Juan Ángel Ascensio fundou a Mafilo em julho de 2016

Vargas González vem de uma família tradicionalmente ligada ao setor madeireiro na cidade dominicana de Santiago de los Caballeros. Há vários anos, ele se separou da empresa familiar, Madesol, para criar a própria companhia comercial, Maderas del Valle (Madeva), segundo informou seu irmão, Arnaldo Vargas.

Com González Vargas como parceiro comum, as empresas dominicanas Madeva e Mafilo trabalham em conjunto, explicou o engenheiro florestal Abraham Maca, representante legal da La Oroza entre 2015 e 2016, quando se descobriu que o Yacu Kallpa transportava madeira de origem ilegal. Maca estava nos escritórios da Mafilo quando esta equipe jornalística entrou em contato com ele. “Se eles têm madeira, eles me emprestam, eles nos dão”, disse. “Comigo é a mesma coisa. É uma relação de amizade, mas não mais. Eu o chamo de ‘meu sócio’ porque conversamos muito e ele me ajuda muito.”. Entretanto, ao contrário do que Maca afirma, os registros oficiais mostram que Vargas González é um parceiro em ambas as empresas, e ele próprio explicou sua razão para se associar à Mafilo.
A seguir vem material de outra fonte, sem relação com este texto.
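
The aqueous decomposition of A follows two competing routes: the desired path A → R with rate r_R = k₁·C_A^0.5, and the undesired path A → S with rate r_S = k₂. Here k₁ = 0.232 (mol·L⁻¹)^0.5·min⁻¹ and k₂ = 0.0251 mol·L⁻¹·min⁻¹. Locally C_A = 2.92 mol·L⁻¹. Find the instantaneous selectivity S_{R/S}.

15.8

S_{R/S} = r_R/r_S = (k₁·C_A^0.5)/(k₂) = (k₁/k₂)·C_A^0.5.
= (0.232×2.920^0.5) / (0.0251) = 0.3964/0.02510 = 15.8.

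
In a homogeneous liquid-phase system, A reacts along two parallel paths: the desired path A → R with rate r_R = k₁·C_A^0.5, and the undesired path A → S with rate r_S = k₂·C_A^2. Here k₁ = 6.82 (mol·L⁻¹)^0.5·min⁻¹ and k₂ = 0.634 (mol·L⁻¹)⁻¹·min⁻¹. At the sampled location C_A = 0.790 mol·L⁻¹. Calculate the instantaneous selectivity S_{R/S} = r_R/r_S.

S_{R/S} = r_R/r_S = (k₁·C_A^0.5)/(k₂·C_A^2) = (k₁/k₂)·C_A^-1.5.
= (6.82×0.7900^0.5) / (0.634×0.7900^2) = 6.062/0.3957 = 15.3.
The undesired path is higher order in A, so low C_A (CSTR or dilute feed) favours R.

15.3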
“A lógica de participar como acionista da Mafilo era a expansão”, explicou Vargas Gonzáles em respostas escritas às perguntas enviadas pela reportagem. “Tivemos a oportunidade de fazer parte de uma empresa em processo de formação por um fornecedor de longa data nosso. Naquela época, ele estava procurando crescer no mercado de Santo Domingo [na República Dominicana], já que a Madeva opera somente em Santiago [também na República Dominicana], exceto por um pedido específico de clientes em Santo Domingo.” 
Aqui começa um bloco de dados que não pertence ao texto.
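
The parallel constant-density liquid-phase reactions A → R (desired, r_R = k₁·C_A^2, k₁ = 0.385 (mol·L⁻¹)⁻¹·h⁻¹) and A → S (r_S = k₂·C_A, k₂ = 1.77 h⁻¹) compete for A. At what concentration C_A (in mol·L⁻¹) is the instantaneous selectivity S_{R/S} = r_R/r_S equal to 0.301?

1.38 mol·L⁻¹

S_{R/S} = (k₁/k₂)·C_A ⇒ C_A = S·k₂/k₁.
= 0.301×1.77/0.385 = 1.38 mol·L⁻¹.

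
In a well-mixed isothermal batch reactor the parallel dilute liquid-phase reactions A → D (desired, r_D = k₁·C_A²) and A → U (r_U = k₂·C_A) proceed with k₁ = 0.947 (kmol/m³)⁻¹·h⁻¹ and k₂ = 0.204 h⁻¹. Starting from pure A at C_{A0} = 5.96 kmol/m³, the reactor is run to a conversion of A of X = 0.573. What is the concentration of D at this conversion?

C_A = C_{A0}(1−X) = 2.545 kmol/m³.
Along a PFR/batch, dC_U/dC_A = −r_U/(r_D+r_U) = −k₂/(k₂+k₁·C_A).
Integrating from C_{A0} to C_A: C_U = (0.204/0.947)·ln[(0.204+0.947·5.96)/(0.204+0.947·2.54)] = 0.2154·ln(5.848/2.614) = 0.1735 kmol/m³.
Then C_D = (C_{A0}−C_A) − C_U = 3.415 − 0.1735 = 3.242 kmol/m³.

3.24 kmol/m³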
O caso a seguir prova como a Madeva e a Mafilo operam juntas. Em 29 de abril de 2018, a Madeva importou do porto de Paranaguá, no Sul do Brasil, 21 toneladas de mogno (Swietenia macrophylla). O mogno é uma árvore que cresce até 70 metros de altura e está listada no Apêndice II da Convenção sobre o Comércio Internacional de Espécies Ameaçadas de Fauna e Flora Selvagens (Cites). Ao listá-la na Cites, Brasil e Peru estão informando ao mercado internacional que essa espécie está em perigo e, portanto, seu comércio exige uma verificação especial para saber se ela saiu de um plano florestal sustentável.

O mogno aparece de maneira significativa apenas no limite sul da floresta amazônica, do estado do Pará ao leste do Peru, de acordo com um relatório apresentado em 2013 pelos cientistas Mark Schulze, da Universidade da Flórida, e James Grogan, da Universidade Yale, à Organização Internacional de Madeiras Tropicais (OIMT).

O Ministério do Meio Ambiente da República Dominicana informou que a empresa importadora que desejar trazer madeira de espécies listadas na Cites, como cedro ou mogno, deve obter uma licença da Diretoria de Biodiversidade do Ministério e apresentar a ela um “parecer de extração não degradante” emitido pela autoridade da Cites do país de origem. A Diretoria de Biodiversidade informou que de fato registrou a Madeva como importadora de mogno do Brasil e, portanto, presumivelmente esta apresentou a licença do Cites.

Entretanto, a Madeva serviu apenas de ponte para a Mafilo. De acordo com a documentação detalhada da alfândega dominicana, a primeira endossou a carga para a segunda por um valor de US$ 29 mil.